黒板には今回のイベントの趣旨,協力団体,そしてご提供いただいた花の花言葉を書くという工夫。容器や剪定バサミもホームセンターに行って購入し,同校の中高生はもちろん,保護者や関係者の皆さんもフラワーアレンジメントを楽しんでくださったよう。花も当初聞いていた種類よりも多く,見るからに華やかなイベントに。

JA八女のご協力を得て色とりどりの花を使ったイベントができました

ただ,その裏側では主力メンバーの高校2年生だけでなく,高校1年生や中学3年生もサポートに入って花の準備にてんわやんわの大騒ぎ。こうやって写真を見せてしまうと良くないのかもしれないが,表では華やかなイベントも裏では必死に作業をする人たちに支えられているのだということを学べたのも良かったのではないでしょうか。

その裏側は戦場(笑)

こうしてプロジェクト「フルーレット」のメンバーを中心に企画,開発,シミュレーション,当日の運営という一連のプロセスを経験し,自分たちの頭の中にあったものを形にするという経験ができた。当然ポジティブなことばかりでなく,課題もたくさん出たであろう。これを受けて彼・彼女たちが次の機会に向けてどのような判断を下すのだろうか。次は10/24に打ち合わせ。

今後の展開はどうする?

ということで,上智福岡高校での高大連携プログラムはアントレプレナーシップ云々を教えるというよりも,プロジェクトを進めながら逐次出てくる課題を解決していくという方法を採っている。

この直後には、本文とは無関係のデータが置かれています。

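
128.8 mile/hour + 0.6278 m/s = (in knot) 113.1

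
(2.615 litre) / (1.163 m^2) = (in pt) 6.374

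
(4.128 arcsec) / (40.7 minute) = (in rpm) 7.826e-08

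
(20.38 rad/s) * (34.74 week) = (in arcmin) 1.472e+12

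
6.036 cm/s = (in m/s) 0.06036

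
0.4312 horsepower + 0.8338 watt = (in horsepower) 0.4323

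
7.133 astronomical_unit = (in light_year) 0.0001128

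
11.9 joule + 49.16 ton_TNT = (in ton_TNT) 49.16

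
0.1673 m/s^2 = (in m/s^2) 0.1673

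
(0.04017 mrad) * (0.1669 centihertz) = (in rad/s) 6.704e-08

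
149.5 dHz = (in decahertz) 1.495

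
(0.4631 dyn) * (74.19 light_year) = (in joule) 3.25e+12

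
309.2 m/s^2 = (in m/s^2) 309.2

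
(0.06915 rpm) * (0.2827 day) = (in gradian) 1.126e+04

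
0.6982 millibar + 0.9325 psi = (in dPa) 6.499e+04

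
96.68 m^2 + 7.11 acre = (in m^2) 2.887e+04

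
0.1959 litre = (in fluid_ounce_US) 6.624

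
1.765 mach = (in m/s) 601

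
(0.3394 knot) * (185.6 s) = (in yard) 35.44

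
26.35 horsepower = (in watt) 1.965e+04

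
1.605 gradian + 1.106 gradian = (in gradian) 2.711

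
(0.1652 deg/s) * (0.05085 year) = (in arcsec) 9.537e+08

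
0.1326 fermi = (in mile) 8.239e-20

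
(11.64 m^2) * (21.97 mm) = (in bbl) 1.608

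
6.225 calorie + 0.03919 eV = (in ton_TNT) 6.225e-09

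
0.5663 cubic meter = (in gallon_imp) 124.6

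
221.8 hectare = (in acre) 548.1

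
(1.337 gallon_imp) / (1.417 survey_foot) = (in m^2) 0.01407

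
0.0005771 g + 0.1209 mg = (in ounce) 2.462e-05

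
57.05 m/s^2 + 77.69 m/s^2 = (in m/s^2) 134.7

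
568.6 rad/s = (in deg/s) 3.258e+04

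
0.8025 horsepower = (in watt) 598.4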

ただし,プロジェクト・マネジメントを教えていくということで言えば,他の高校よりも極めて実践的に伴走しながらプロジェクトが進むようにしていることが少し異なるところか。高校生発案の自発的なプロジェクトということもあり,こちらが提示した課題に対しても前向きに取り組んでいるように見える。

今後の展開としては,当初彼・彼女たちが描いていたようなイベントやオープンスペースでの出店を目指すか,あるいは某高校でのイベントに出店するか,そのあたりは今回のふりかえり次第ですかね。また折を見てご紹介しましょう。

ほんと高校生ってちょっとした機会で成長できる可能性を秘めているなぁと思うわけです。